British Prime Minister Gordon Brown on 2nd of February urged China to resolve the ‘underlying issues’ in Tibet.

Addressing a joint press conference with visiting Chinese Premier Wen Jiabao, Brown also indicated that his country sought improvement on the human rights front in the world’s most populous nation.

"The UK will continue through our regular dialogue to seek rapid progress towards all international human rights standards and I urge further dialogue on the Chinese government to resolve the underlying issues in Tibet," Brown said.

Brown tempered this implied criticism, however, by crediting Wen’s social and economic policies with "lifting hundreds of millions of people out of poverty".

Prior to Wen’s visit, Brown has been warned not to sacrifice human rights concerns to the prospect of boosting exports.

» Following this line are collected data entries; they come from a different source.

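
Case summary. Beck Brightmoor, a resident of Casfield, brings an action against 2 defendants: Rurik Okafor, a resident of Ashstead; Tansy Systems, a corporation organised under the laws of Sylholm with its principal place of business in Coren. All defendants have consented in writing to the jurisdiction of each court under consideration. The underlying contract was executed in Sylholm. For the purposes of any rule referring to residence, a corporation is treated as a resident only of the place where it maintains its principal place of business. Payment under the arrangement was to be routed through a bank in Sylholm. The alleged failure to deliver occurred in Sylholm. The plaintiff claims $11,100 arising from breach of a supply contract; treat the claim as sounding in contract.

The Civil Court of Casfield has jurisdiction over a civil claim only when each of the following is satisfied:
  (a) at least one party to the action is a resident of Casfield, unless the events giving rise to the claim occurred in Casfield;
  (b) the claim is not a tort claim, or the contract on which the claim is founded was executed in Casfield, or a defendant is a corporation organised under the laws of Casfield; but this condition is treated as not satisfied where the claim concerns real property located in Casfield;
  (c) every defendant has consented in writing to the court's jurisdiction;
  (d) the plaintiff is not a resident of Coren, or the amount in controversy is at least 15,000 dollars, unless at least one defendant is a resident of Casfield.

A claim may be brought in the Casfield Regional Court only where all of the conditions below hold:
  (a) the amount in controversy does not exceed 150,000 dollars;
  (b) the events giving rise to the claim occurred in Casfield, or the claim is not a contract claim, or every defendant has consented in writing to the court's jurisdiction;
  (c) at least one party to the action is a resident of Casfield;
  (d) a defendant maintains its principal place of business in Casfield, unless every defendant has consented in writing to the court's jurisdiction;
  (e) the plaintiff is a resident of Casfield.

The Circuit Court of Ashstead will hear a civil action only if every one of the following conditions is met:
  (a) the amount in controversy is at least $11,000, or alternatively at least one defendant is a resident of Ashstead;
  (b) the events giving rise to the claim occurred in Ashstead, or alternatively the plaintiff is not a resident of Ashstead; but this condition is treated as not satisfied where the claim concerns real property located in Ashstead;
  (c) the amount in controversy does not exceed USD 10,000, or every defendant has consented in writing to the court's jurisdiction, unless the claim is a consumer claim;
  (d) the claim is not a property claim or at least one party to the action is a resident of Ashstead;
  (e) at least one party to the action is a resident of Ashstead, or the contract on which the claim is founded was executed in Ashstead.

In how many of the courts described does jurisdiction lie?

The Civil Court of Casfield:
  (a) Beck Brightmoor resides in Casfield. Met.
  (b) The claim is a contract claim, not a tort claim — that alternative is enough. And the carve-out is inapplicable — the claim does not concern real property. Met.
  (c) Every defendant has filed written consent. Condition met.
  (d) The plaintiff resides in Casfield, which is not Coren, so this disjunct is met. Satisfied.
  → All conditions met; jurisdiction exists.
The Casfield Regional Court:
  (a) The amount in controversy is 11,100 dollars, within the 150,000 dollars ceiling. Condition met.
  (b) Every defendant has filed written consent, so one alternative holds. Satisfied.
  (c) Beck Brightmoor resides in Casfield. Satisfied.
  (d) The corporate defendant(s) have their principal place of business in Coren, not Casfield. But every defendant has filed written consent, and the 'unless' clause therefore excuses the requirement. Met.
  (e) The plaintiff resides in Casfield. Met.
  → The court has jurisdiction.
The Circuit Court of Ashstead:
  (a) The amount in controversy is $11,100, which meets the 11,000 dollars floor, so one alternative holds. Condition met.
  (b) The plaintiff resides in Casfield, which is not Ashstead, so one alternative holds. The carve-out does not apply: the claim does not concern real property. Condition met.
  (c) Every defendant has filed written consent, so one alternative holds. Met.
  (d) The claim is a contract claim, not a property claim, so this disjunct is met. Condition met.
  (e) Rurik Okafor resides in Ashstead, so this disjunct is met. Condition met.
  → Jurisdiction lies.
Courts with jurisdiction: the Civil Court of Casfield, the Casfield Regional Court, the Circuit Court of Ashstead — 3 in total.

3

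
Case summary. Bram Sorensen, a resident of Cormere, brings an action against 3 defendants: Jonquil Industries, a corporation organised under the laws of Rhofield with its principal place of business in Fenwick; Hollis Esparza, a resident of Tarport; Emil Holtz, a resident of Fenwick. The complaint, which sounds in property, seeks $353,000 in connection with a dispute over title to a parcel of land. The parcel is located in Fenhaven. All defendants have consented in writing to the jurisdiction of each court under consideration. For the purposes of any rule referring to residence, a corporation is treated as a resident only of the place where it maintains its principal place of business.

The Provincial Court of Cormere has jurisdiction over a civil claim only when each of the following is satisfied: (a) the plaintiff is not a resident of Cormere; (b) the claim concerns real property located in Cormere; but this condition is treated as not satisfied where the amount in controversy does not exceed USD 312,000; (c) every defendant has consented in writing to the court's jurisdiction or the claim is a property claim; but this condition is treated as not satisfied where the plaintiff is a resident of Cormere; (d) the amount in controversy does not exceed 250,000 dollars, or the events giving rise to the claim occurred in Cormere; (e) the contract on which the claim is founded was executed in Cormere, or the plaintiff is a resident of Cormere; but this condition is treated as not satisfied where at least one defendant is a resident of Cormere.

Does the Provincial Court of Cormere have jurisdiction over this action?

The Provincial Court of Cormere:
  (a) The plaintiff resides in Cormere. Condition not met.
  (b) The property lies in Fenhaven, not Cormere. Fails.
  (c) Every defendant has filed written consent, which satisfies one of the alternatives. But the carve-out bites: the plaintiff resides in Cormere. Not met.
  (d) The amount in controversy is USD 353,000, above the 250,000 dollars ceiling; the operative events occurred in Fenhaven, not Cormere — every alternative fails. Not satisfied.
  (e) The plaintiff resides in Cormere, which satisfies one of the alternatives. The exception is not triggered, since no defendant resides in Cormere (they reside in Fenwick, Tarport, Fenwick). Satisfied.
  → At least one condition fails; no jurisdiction.

No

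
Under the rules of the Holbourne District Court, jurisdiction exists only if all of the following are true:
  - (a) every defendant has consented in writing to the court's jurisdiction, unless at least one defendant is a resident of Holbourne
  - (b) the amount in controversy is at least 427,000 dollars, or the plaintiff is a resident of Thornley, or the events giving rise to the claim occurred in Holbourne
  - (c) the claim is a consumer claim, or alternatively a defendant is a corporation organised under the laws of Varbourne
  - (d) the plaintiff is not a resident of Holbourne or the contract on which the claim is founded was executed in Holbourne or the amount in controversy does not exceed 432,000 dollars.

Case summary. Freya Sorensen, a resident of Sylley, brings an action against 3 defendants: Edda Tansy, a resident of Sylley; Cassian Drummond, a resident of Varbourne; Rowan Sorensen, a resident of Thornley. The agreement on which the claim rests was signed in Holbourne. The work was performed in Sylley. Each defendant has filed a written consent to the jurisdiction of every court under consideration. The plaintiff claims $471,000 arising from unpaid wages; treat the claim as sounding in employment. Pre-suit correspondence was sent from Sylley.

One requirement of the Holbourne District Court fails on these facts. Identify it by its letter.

The Holbourne District Court:
  (a) Every defendant has filed written consent. Condition met.
  (b) The amount in controversy is $471,000, which meets the USD 427,000 floor, which satisfies one of the alternatives. Met.
  (c) The claim is an employment claim, not a consumer claim; no defendant is a corporation — no alternative holds. Not satisfied.
  (d) The plaintiff resides in Sylley, which is not Holbourne — that alternative is enough. Met.
Only condition (c) fails.

(c)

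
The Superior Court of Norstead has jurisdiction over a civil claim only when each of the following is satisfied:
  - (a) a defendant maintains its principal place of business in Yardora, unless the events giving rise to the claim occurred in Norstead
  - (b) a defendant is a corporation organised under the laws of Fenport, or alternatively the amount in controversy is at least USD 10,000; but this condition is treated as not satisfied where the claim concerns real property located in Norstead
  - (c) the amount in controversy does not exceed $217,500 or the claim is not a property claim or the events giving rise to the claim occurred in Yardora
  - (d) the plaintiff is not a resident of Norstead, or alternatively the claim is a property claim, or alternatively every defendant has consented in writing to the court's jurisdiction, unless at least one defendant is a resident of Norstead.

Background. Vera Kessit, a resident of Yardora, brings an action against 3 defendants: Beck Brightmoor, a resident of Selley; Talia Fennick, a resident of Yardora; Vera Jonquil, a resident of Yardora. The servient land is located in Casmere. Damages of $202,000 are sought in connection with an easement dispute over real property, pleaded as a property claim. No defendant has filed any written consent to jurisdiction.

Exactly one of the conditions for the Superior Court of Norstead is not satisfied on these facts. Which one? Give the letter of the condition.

The Superior Court of Norstead:
  (a) No defendant is a corporation. Nor does the 'unless' clause help: the operative events occurred in Casmere, not Norstead. Condition not met.
  (b) The amount in controversy is USD 202,000, which meets the $10,000 floor, so one alternative holds. The carve-out does not apply: the property lies in Casmere, not Norstead. Satisfied.
  (c) The amount in controversy is $202,000, within the USD 217,500 ceiling, so this disjunct is met. Satisfied.
  (d) The plaintiff resides in Yardora, which is not Norstead, so this disjunct is met. Met.
Only condition (a) fails.

(a)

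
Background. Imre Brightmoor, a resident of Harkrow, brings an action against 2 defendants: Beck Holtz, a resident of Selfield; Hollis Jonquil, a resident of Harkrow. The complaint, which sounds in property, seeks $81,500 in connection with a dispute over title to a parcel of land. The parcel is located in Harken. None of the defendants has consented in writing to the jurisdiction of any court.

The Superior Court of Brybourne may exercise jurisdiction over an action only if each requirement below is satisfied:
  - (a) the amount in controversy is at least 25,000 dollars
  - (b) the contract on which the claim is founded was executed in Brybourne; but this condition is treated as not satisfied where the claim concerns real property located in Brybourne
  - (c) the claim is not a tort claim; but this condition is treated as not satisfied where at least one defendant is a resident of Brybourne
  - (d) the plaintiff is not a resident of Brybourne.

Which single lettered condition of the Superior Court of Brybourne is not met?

(b)

The Superior Court of Brybourne:
  (a) The amount in controversy is USD 81,500, which meets the 25,000 dollars floor. Condition met.
  (b) No contract (and hence no place of execution) is alleged. Not satisfied.
  (c) The claim is a property claim, not a tort claim. The carve-out does not apply: no defendant resides in Brybourne (they reside in Selfield, Harkrow). Satisfied.
  (d) The plaintiff resides in Harkrow, which is not Brybourne. Satisfied.
Only condition (b) fails.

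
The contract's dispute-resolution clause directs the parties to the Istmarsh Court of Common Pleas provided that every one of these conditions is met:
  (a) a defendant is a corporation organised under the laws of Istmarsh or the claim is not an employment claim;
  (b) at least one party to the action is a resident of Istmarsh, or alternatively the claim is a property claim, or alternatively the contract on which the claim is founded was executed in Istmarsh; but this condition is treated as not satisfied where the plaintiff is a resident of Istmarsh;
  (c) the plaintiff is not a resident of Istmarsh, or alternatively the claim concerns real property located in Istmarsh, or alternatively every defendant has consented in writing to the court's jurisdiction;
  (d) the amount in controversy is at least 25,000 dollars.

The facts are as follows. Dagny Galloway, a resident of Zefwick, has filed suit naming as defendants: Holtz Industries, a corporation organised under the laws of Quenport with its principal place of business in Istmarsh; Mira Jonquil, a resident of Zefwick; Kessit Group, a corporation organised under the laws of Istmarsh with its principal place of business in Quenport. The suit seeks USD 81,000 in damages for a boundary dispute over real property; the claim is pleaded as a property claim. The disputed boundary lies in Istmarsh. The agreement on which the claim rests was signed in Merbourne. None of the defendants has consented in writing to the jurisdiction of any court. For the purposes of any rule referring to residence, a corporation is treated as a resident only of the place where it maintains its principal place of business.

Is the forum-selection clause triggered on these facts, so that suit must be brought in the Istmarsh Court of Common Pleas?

The Istmarsh Court of Common Pleas:
  (a) Kessit Group is organised under the laws of Istmarsh — that alternative is enough. Satisfied.
  (b) Holtz Industries resides in Istmarsh, so one alternative holds. The carve-out does not apply: the plaintiff resides in Zefwick, not Istmarsh. Met.
  (c) The plaintiff resides in Zefwick, which is not Istmarsh, which satisfies one of the alternatives. Met.
  (d) The amount in controversy is 81,000 dollars, which meets the USD 25,000 floor. Condition met.
  → Forum clause is triggered.

Yes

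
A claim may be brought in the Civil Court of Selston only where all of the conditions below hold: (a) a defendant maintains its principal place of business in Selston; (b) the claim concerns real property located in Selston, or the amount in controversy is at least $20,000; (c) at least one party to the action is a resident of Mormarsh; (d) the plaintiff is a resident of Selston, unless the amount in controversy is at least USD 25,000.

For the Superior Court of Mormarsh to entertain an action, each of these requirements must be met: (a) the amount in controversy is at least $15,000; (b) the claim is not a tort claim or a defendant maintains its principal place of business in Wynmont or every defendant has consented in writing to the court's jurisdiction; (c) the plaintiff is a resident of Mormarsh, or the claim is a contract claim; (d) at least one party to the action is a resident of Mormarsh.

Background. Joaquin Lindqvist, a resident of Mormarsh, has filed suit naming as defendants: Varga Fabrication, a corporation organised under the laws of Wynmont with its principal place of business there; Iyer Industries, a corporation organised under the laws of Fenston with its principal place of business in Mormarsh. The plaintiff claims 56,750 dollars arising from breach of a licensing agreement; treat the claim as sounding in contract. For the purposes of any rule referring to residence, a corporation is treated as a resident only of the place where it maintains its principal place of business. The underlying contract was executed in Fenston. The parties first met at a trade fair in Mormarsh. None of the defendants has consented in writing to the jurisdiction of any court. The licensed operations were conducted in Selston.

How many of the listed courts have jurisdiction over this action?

1

The Civil Court of Selston:
  (a) The corporate defendant(s) have their principal place of business in Mormarsh, Wynmont, not Selston. Condition not met.
  (b) The amount in controversy is $56,750, which meets the USD 20,000 floor, which satisfies one of the alternatives. Condition met.
  (c) Joaquin Lindqvist resides in Mormarsh. Condition met.
  (d) The plaintiff resides in Mormarsh, not Selston. However, the amount in controversy is 56,750 dollars, which meets the 25,000 dollars floor, so the 'unless' proviso supplies this condition. Met.
  → No jurisdiction.
The Superior Court of Mormarsh:
  (a) The amount in controversy is USD 56,750, which meets the USD 15,000 floor. Condition met.
  (b) The claim is a contract claim, not a tort claim, so this disjunct is met. Met.
  (c) The plaintiff resides in Mormarsh, so this disjunct is met. Condition met.
  (d) Joaquin Lindqvist resides in Mormarsh. Condition met.
  → Jurisdiction lies.
Courts with jurisdiction: the Superior Court of Mormarsh — 1 in total.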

Wen’s visit has been marked by raucous street protests in London, which saw around 50 pro-Tibetan demonstrators gather outside 10 Downing Street on Monday. Five pro-Tibet demonstrators were arrested in London on Sunday.

Tibet saw massive anti-China protests in March 2008 resulting in a harsh clampdown from Chinese authorities.

Brown insisted that human rights concerns had not been forgotten in the bilateral relationship.

In a written ministerial statement issued in October last year, British government went on to acknowledge that the exiled Tibetan leader the Dalai Lama has actually met conditions set by the Chinese government in order to have dialogue for a negotiated settlement on Tibet’s issue.

“Chinese Government has said that it is serious about dialogue and that it hopes for a positive outcome. It has set conditions for dialogue which we believe the Dalai Lama has met,” British Foreign Secretary David Miliband stated in the statement.

“No government which is committed to promoting international respect for human rights can remain silent on the issue of Tibet, or disinterested in a solution to its problems,” the statement further emphasised.